場所も今となっては定かではない、とある少年がそこにいた。
村の中でも山の方、小屋に半ば世捨て人となっていた夫婦の子供だったと言われている。
名前を、太郎。
姓は無い、朝廷に仕えるもおこがましい貧民に姓はないはずだった。
しかしこの村はとある姓を綿々と引き継いでいた。
朱添、せきぞえという。
いつの時代からかも分からない姓だが取り敢えずこの若者を朱添太郎と呼ぶことにしよう。
今太郎はリスのように丸まって冬眠中、季節はどちらかと言えば夏だが。
「太郎、いつまで寝てるんだよ!起きろ!それと酒臭いっ!」
ずかずか太郎の家に入ってきたのは男勝りな口調ではあるが太郎の幼なじみで静香と呼ばれる女の子だった。
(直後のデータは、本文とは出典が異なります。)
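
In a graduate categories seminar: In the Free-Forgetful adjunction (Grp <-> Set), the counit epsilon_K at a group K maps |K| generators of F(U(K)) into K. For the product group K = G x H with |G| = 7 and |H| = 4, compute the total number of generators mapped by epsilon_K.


The counit epsilon_K: F(U(K)) -> K of the Free-Forgetful adjunction
maps |K| generators of F(U(K)) into K. For K = G x H (the product group),
|G x H| = |G| * |H|.
Total generators mapped = 7 * 4 = 28.

28


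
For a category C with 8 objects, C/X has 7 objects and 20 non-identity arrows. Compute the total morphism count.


In the slice category C/X, objects are morphisms to X.
Identity morphisms: 7 (one per object of C/X).
Non-identity morphisms: 20.
Total = 7 + 20 = 27

27


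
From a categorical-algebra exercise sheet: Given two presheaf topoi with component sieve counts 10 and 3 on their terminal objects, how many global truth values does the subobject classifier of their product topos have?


In a product of presheaf topoi E_1 x E_2, the subobject classifier
is Omega = Omega_1 x Omega_2 (componentwise), so
|Omega(top)| = |Omega_1(top_1)| * |Omega_2(top_2)|.
= 10 * 3 = 30.

30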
念のために述べておくが太郎も静香も今で言う未成年、十六歳である。
それでも太郎は酒が好きだった、皆さんは決して真似をしてはいけないが一気飲みを繰り返すことなど毎晩のような事だった。
そのせいか朝は頭が痛いと布団に潜り込んでいるので静香がいつも起こしに来るのが日常だった。
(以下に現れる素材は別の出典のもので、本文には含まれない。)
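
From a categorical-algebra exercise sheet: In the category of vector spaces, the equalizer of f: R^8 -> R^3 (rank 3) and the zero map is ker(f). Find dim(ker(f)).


The equalizer of f and the zero map is ker(f).
By the rank-nullity theorem: dim(ker(f)) = dim(domain) - rank(f).
dim(ker(f)) = 8 - 3 = 5

5


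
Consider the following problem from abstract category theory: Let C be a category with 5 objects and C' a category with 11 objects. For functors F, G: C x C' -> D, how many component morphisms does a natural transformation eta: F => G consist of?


A natural transformation eta: F => G assigns one component morphism per
object of the domain category.
The domain is the product category C x C', so
|Ob(C x C')| = |Ob(C)| * |Ob(C')| = 5 * 11 = 55.
Therefore eta has 55 component morphisms.

55


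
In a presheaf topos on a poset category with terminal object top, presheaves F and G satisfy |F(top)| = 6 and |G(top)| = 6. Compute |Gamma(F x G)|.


Global sections of a presheaf on a poset with terminal top satisfy
Gamma(H) ~ H(top). Presheaves admit pointwise products, so
(F x G)(top) = F(top) x G(top) (Cartesian product).
|Gamma(F x G)| = |F(top)| * |G(top)| = 6 * 6 = 36.

36


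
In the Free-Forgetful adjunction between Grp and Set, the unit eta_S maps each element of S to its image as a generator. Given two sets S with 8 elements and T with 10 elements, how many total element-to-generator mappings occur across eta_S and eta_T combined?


The unit eta_X: X -> U(F(X)) of the Free-Forgetful adjunction
maps each element of X to a generator of F(X). For X = S + T (disjoint
union in Set), |S + T| = |S| + |T|.
Total mappings = 8 + 10 = 18.

18


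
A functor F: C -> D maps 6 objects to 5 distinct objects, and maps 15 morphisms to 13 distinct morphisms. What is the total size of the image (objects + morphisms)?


The image of F consists of distinct objects and distinct morphisms.
|Im(F)| on objects = 5
|Im(F)| on morphisms = 13
Total image cardinality = 5 + 13 = 18

18


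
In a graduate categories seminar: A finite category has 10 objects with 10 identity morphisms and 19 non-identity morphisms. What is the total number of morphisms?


Each object has an identity morphism, giving 10 identities.
Adding the 19 non-identity morphisms:
Total = 10 + 19 = 29

29


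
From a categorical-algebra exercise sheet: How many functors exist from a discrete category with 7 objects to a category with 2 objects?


A functor from a discrete category C to D is determined by
where each object maps. Each of the 7 objects of C can map
to any of the 2 objects of D independently.
Number of functors = 2^7 = 128

128


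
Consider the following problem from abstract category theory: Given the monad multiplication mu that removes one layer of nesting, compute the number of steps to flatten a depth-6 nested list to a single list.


Each application of mu: T^2 -> T removes one layer of nesting.
Starting at depth 6 (i.e., T^6(X)), we need to reach T(X).
Number of mu applications = 6 - 1 = 5

5


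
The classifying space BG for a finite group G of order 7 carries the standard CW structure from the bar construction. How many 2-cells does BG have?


In the bar-construction CW model of BG, the n-cells are indexed by
n-tuples [g_1|...|g_n] of non-identity elements of G (degenerate
simplices with some g_i = e do not contribute cells), so there are
(|G| - 1)^n n-cells.
For dim = 2 with |G| = 7:
cells = (7 - 1)^2 = 6^2 = 36

36


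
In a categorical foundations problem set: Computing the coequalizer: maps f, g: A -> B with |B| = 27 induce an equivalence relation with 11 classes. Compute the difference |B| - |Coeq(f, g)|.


The coequalizer Coeq(f, g) = B / ~ has one element per equivalence class.
|B| = 27, |Coeq(f, g)| = 11.
|B| - |Coeq(f, g)| = 27 - 11 = 16.

16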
「あ、あと五分…今日の頭痛はかつてない痛みを伴って…斧でかち割られた位の痛みなんだって静香…」
「…てことは小刀で刺すくらいは大丈夫か。俺は今小刀差してるんだけど、そしてもう既に抜き身なんだけど。」
体が刺身定食になる危険を感じた太郎は五秒で飛び起きて服の乱れを整えた。
実際、静香は小刀を腰に差してはいても抜いてはいなかったのだが。
「はい、おはよう太郎。」
「そのしてやったりの笑顔が憎いよ、毎朝のことだけど。」
頭を振りながら横の川に顔を洗いに行く太郎を勝者の笑みをもって見送る静香、この光景を誤解されて二人は許嫁の関係であると噂を流されていたりするのだが、本人達は気がついていない。
「お前が呑気に寝てる間大変だったんだぞ、町の連中がやれ立ち退けだ、やれ引っ込めだ、危うく本音と体をバラすところだった。」
「本音もまずいが二番目は特にまずい気がするのだが。」
「簡単三分漁師飯。」
「単なる刺身になってる、それは人間とは言えない末路だからやめてあげろよ。」
やれやれと肩をすくめる太郎に顔を逸らす静香。
「ともかく、すぐ来い、村長が呼んでる。」
「え?こんな昼から会議か?」
「こんな昼まで一人起きない怠け者がいたもんだからな。次は捌くぞ、三枚に。」
「だから止めようよその刺身みたいな表現。」
言葉の節々から危険な発言を繰り返す静香に苦笑いして太郎は腰を上げた。